His mount strained to the task. Clawing through broken stone, around boulders, up a dozen near-sheer rock faces, it matched the pace of the beetles as they hurried along the infinitely smoother road that was the valley. Then, slowly, it began to pull ahead. Rear guard, main group, scouts—one after another, they were lost to the blue man's view as the great dragon surged to the fore.
The last rise loomed. Haral pressed the hwalon up it.
A moment later, they were plunging perilously down the steep wall of the left spur.
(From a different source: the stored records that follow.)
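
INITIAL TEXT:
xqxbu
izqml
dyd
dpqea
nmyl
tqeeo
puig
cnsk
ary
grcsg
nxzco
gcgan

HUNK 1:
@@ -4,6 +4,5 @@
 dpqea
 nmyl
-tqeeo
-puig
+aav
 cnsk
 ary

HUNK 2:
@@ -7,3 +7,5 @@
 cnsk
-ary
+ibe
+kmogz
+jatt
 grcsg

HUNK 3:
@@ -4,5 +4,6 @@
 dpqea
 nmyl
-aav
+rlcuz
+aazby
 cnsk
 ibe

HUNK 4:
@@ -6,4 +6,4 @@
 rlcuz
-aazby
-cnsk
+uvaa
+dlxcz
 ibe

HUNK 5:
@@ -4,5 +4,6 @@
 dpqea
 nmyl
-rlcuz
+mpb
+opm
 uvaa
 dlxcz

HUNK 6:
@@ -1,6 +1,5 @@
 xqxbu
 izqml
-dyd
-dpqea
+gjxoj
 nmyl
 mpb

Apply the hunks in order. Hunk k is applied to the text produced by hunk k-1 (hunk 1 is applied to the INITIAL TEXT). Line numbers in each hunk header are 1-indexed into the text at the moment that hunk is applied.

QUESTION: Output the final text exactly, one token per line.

Answer: xqxbu
izqml
gjxoj
nmyl
mpb
opm
uvaa
dlxcz
ibe
kmogz
jatt
grcsg
nxzco
gcgan

Derivation:
Hunk 1: at line 4 remove [tqeeo,puig] add [aav] -> 11 lines: xqxbu izqml dyd dpqea nmyl aav cnsk ary grcsg nxzco gcgan
Hunk 2: at line 7 remove [ary] add [ibe,kmogz,jatt] -> 13 lines: xqxbu izqml dyd dpqea nmyl aav cnsk ibe kmogz jatt grcsg nxzco gcgan
Hunk 3: at line 4 remove [aav] add [rlcuz,aazby] -> 14 lines: xqxbu izqml dyd dpqea nmyl rlcuz aazby cnsk ibe kmogz jatt grcsg nxzco gcgan
Hunk 4: at line 6 remove [aazby,cnsk] add [uvaa,dlxcz] -> 14 lines: xqxbu izqml dyd dpqea nmyl rlcuz uvaa dlxcz ibe kmogz jatt grcsg nxzco gcgan
Hunk 5: at line 4 remove [rlcuz] add [mpb,opm] -> 15 lines: xqxbu izqml dyd dpqea nmyl mpb opm uvaa dlxcz ibe kmogz jatt grcsg nxzco gcgan
Hunk 6: at line 1 remove [dyd,dpqea] add [gjxoj] -> 14 lines: xqxbu izqml gjxoj nmyl mpb opm uvaa dlxcz ibe kmogz jatt grcsg nxzco gcgan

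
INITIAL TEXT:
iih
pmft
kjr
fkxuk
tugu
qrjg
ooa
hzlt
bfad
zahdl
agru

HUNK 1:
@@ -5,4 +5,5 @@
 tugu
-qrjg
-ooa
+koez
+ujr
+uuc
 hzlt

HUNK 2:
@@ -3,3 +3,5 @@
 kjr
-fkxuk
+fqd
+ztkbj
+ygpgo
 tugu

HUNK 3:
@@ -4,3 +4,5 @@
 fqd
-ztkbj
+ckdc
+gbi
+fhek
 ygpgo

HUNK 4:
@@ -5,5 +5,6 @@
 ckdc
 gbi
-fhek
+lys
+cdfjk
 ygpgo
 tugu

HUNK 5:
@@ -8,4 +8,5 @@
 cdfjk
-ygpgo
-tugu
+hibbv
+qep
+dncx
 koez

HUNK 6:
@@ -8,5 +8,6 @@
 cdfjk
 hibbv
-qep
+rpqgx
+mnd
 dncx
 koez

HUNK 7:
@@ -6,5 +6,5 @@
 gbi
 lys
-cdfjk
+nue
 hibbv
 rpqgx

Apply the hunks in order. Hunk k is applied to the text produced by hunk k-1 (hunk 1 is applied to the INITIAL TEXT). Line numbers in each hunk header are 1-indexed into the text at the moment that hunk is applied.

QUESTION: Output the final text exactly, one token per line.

Answer: iih
pmft
kjr
fqd
ckdc
gbi
lys
nue
hibbv
rpqgx
mnd
dncx
koez
ujr
uuc
hzlt
bfad
zahdl
agru

Derivation:
Hunk 1: at line 5 remove [qrjg,ooa] add [koez,ujr,uuc] -> 12 lines: iih pmft kjr fkxuk tugu koez ujr uuc hzlt bfad zahdl agru
Hunk 2: at line 3 remove [fkxuk] add [fqd,ztkbj,ygpgo] -> 14 lines: iih pmft kjr fqd ztkbj ygpgo tugu koez ujr uuc hzlt bfad zahdl agru
Hunk 3: at line 4 remove [ztkbj] add [ckdc,gbi,fhek] -> 16 lines: iih pmft kjr fqd ckdc gbi fhek ygpgo tugu koez ujr uuc hzlt bfad zahdl agru
Hunk 4: at line 5 remove [fhek] add [lys,cdfjk] -> 17 lines: iih pmft kjr fqd ckdc gbi lys cdfjk ygpgo tugu koez ujr uuc hzlt bfad zahdl agru
Hunk 5: at line 8 remove [ygpgo,tugu] add [hibbv,qep,dncx] -> 18 lines: iih pmft kjr fqd ckdc gbi lys cdfjk hibbv qep dncx koez ujr uuc hzlt bfad zahdl agru
Hunk 6: at line 8 remove [qep] add [rpqgx,mnd] -> 19 lines: iih pmft kjr fqd ckdc gbi lys cdfjk hibbv rpqgx mnd dncx koez ujr uuc hzlt bfad zahdl agru
Hunk 7: at line 6 remove [cdfjk] add [nue] -> 19 lines: iih pmft kjr fqd ckdc gbi lys nue hibbv rpqgx mnd dncx koez ujr uuc hzlt bfad zahdl agru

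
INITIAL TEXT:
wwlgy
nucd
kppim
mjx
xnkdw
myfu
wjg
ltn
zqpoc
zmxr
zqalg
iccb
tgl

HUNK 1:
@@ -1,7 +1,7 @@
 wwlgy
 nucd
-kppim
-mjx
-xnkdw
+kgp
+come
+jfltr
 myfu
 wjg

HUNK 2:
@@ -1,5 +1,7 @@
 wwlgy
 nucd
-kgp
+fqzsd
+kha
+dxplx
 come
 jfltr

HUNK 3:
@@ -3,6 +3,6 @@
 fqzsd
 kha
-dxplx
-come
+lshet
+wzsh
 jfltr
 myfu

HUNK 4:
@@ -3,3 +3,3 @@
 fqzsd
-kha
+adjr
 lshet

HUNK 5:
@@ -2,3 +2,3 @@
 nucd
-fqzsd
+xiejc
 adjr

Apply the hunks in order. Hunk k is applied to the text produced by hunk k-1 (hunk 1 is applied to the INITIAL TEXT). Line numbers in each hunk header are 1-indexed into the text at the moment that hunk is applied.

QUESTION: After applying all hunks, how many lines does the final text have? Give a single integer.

Hunk 1: at line 1 remove [kppim,mjx,xnkdw] add [kgp,come,jfltr] -> 13 lines: wwlgy nucd kgp come jfltr myfu wjg ltn zqpoc zmxr zqalg iccb tgl
Hunk 2: at line 1 remove [kgp] add [fqzsd,kha,dxplx] -> 15 lines: wwlgy nucd fqzsd kha dxplx come jfltr myfu wjg ltn zqpoc zmxr zqalg iccb tgl
Hunk 3: at line 3 remove [dxplx,come] add [lshet,wzsh] -> 15 lines: wwlgy nucd fqzsd kha lshet wzsh jfltr myfu wjg ltn zqpoc zmxr zqalg iccb tgl
Hunk 4: at line 3 remove [kha] add [adjr] -> 15 lines: wwlgy nucd fqzsd adjr lshet wzsh jfltr myfu wjg ltn zqpoc zmxr zqalg iccb tgl
Hunk 5: at line 2 remove [fqzsd] add [xiejc] -> 15 lines: wwlgy nucd xiejc adjr lshet wzsh jfltr myfu wjg ltn zqpoc zmxr zqalg iccb tgl
Final line count: 15

Answer: 15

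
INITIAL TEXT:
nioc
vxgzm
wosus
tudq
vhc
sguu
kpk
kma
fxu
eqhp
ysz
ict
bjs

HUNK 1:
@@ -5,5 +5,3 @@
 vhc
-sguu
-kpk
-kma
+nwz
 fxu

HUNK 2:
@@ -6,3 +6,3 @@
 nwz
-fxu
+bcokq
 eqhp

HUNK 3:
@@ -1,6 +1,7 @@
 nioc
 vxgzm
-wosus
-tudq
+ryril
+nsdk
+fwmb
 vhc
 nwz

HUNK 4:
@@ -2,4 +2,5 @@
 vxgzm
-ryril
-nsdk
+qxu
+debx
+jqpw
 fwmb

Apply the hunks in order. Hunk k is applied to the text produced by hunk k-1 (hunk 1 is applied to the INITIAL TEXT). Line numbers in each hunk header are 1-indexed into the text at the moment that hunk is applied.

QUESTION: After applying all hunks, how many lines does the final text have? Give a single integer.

Hunk 1: at line 5 remove [sguu,kpk,kma] add [nwz] -> 11 lines: nioc vxgzm wosus tudq vhc nwz fxu eqhp ysz ict bjs
Hunk 2: at line 6 remove [fxu] add [bcokq] -> 11 lines: nioc vxgzm wosus tudq vhc nwz bcokq eqhp ysz ict bjs
Hunk 3: at line 1 remove [wosus,tudq] add [ryril,nsdk,fwmb] -> 12 lines: nioc vxgzm ryril nsdk fwmb vhc nwz bcokq eqhp ysz ict bjs
Hunk 4: at line 2 remove [ryril,nsdk] add [qxu,debx,jqpw] -> 13 lines: nioc vxgzm qxu debx jqpw fwmb vhc nwz bcokq eqhp ysz ict bjs
Final line count: 13

Answer: 13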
At the bottom, Haral wheeled the dragon to the right, back towards the spot where the two spurs came together. Riding swiftly to its mouth, he took up a position in a side crevice where boulders permitted him a view of the valley's main course, while at the same time screening him from the view of the coleoptera.
A rattle of stones, the rustle of wing-sheaths, warned him of the beetles' approach. Seconds later, the two advance scouts came into view.
Haral sat statue-still in the hwalon's saddle. He shifted his grip closer to his lance's trigger.
The scouts came abreast his hiding-place, so close he could catch their smell and see their ray-tubes' glitter. He held his breath.
Then they passed on. Haral let out air.
Mandibles clacking like deadly castinets, the outriders moved up.